I’ve been watching classic movies since before I was in double digits, and just when I think I’ve seen every great movie before 1950, I get a surprise. This time, it’s Adventure, from 1945, with Clark Gable and Greer Garson.

I have actively avoided watching this movie for decades because it was always described as a horrible flop and painful to watch. I knew that it was Gable’s first studio movie after World War II, and the ad campaign was “Gable’s Back and Garson’s Got Him,” making me think this was some kind of screwball comedy, which seemed so inappropriate for Gable’s first film after the war, and after losing Carole Lombard.

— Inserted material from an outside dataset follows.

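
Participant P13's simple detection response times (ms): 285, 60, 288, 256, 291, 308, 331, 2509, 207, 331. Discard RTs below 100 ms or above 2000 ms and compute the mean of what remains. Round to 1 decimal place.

287.1 ms

Excluded: 60, 2509
Retained (n=8): Σ = 2297
Mean = 2297/8 = 287.1250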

So I watched it at last, on TCM, of course, and I was stunned. It’s a poetic, complex, dark drama always flirting with great tragedy. There’s no way a 1945 audience would have been ready for these characters, this story or the dialogue, which is often presented more as verse than scripted lines. Watch Gable when he argues with Garson’s character, almost to the point of physical blows – I’ve never seen him not be Clark Gable until this character, until that moment, and I cannot imagine we aren’t seeing his grief at his loss of Lombard and what he witnessed during World War II. It’s overdue for this film to get the recognition it deserves. Joan Blondell and Thomas Mitchell (you remember him as Uncle Billy in It’s A Wonderful Life and Scarlett’s father in Gone With the Wind) are outstanding in their supporting characters.

The biggest problem with this movie is its ridiculous title (the book on which it is based is called The Annointed – a much better title).

Here’s how I imagine the marketing meeting for this movie went:

Director: Hey, I made this complex drama about a seafaring man searching for purpose in life, who clashes with a sophisticated, quiet librarian, and they don’t get together until halfway through the movie because they are having heated philosophical arguments about the meaning of life, and by the time they do get together romantically, you’re stunned and also feel like this relationship is completely doomed, and the whole thing almost ends in utter tragedy, and the script is, at times, more poetry than dialogue.

Louis B Mayer: “Gable’s back and Garson’s got him!”

This would be a terrific film on a double bill with The Razor’s Edge.